After any merge operation, **every layer in every partition has exactly `n_genomes` columns**, where `n_genomes` is the current total genome count recorded in `index.meta`. This applies to both `PersistentCompactIntMatrix` (Count mode) and `PersistentBitMatrix` (Presence mode).

### How it is maintained

The invariant is established and preserved by three coordinated operations:

**1. Existing layers — column append.**
When merging source genome G into an existing index with `n_existing_genomes` genomes, one column is appended to every existing layer via `append_genome_column`. Slots that contain a kmer present in source G receive its count or `true`; all other slots receive 0 or `false`. After this step, every pre-existing layer has `n_existing_genomes + 1` columns.
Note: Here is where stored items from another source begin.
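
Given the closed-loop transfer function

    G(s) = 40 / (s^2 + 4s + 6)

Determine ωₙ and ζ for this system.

ωₙ ≈ 2.449 rad/s, ζ ≈ 0.8165

Compare the denominator to the standard form s^2 + 2ζωₙs + ωₙ².
ωₙ² = 6, so ωₙ = √6 ≈ 2.449 rad/s.
2ζωₙ = 4, so ζ = 4/(2·√6) ≈ 0.8165.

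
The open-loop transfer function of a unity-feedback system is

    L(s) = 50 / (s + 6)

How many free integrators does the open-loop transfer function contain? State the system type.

The denominator has no factor of s at the origin — no free integrator — so this is a Type 0 system.

Type 0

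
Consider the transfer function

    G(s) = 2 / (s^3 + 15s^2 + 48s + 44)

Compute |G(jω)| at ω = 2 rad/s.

Substitute s = j2: numerator = 2, denominator = -16 + j88.
|G(j2)| = |2| / |-16 + j88| = 2 / 89.443 ≈ 0.02236.

|G(j2)| ≈ 0.02236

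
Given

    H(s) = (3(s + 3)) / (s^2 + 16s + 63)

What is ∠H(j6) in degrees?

At s = j6: numerator = 9 + j18, denominator = 27 + j96.
∠H = ∠num − ∠den = 63.435° − (74.291°) = -10.86°.

∠H(j6) ≈ -10.86°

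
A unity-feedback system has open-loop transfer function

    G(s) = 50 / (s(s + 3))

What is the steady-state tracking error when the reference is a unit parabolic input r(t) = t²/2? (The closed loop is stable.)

e_ss = ∞

G(s) has one pole at the origin.
This is a Type 1 system; Ka = lim_{s→0} s^2·G(s) = 0, so the steady-state error for a parabola input is infinite.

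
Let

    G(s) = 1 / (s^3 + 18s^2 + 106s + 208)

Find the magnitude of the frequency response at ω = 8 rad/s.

|G(j8)| ≈ 0.0009980

Substitute s = j8: numerator = 1, denominator = -944 + j336.
|G(j8)| = |1| / |-944 + j336| = 1 / 1002.0 ≈ 0.0009980.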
**2. New layers — absent columns prepended.**
If source G introduces kmers not found in any existing layer, a new layer is created for those kmers. Before appending source G's own column, `n_existing_genomes` absent columns (all-zero or all-false) are prepended — one per genome already in the index. This ensures the new layer starts at the same column count as every other layer in the partition immediately after creation.

**3. First merge, Presence mode — `init_presence_matrix`.**
The initial single-genome index has no `presence/` directory (presence is implicit: every kmer in the index is present in genome 0). On the first merge, before appending any column for source 1, `Layer<()>::init_presence_matrix` creates `presence/col_000000.pbiv` set entirely to `true` for each existing layer. This retroactively materialises genome 0's presence column, bringing the column count from 0 to 1 so that the subsequent append for source 1 raises it to 2.

### Why the invariant is required

The `LayeredStore` aggregation traits (`col_weights`, `partial_bray`, `partial_jaccard`, etc.) sum contributions across all `(partition, layer)` pairs without any shape check. If one layer had fewer columns than others, its contribution would silently produce a malformed result — wrong column sums, wrong distance matrices, and incorrect genome-level statistics.

The invariant is the precondition that makes the progressive aggregation principle correct: each level can blindly sum matrices from the level below because all matrices have the same shape.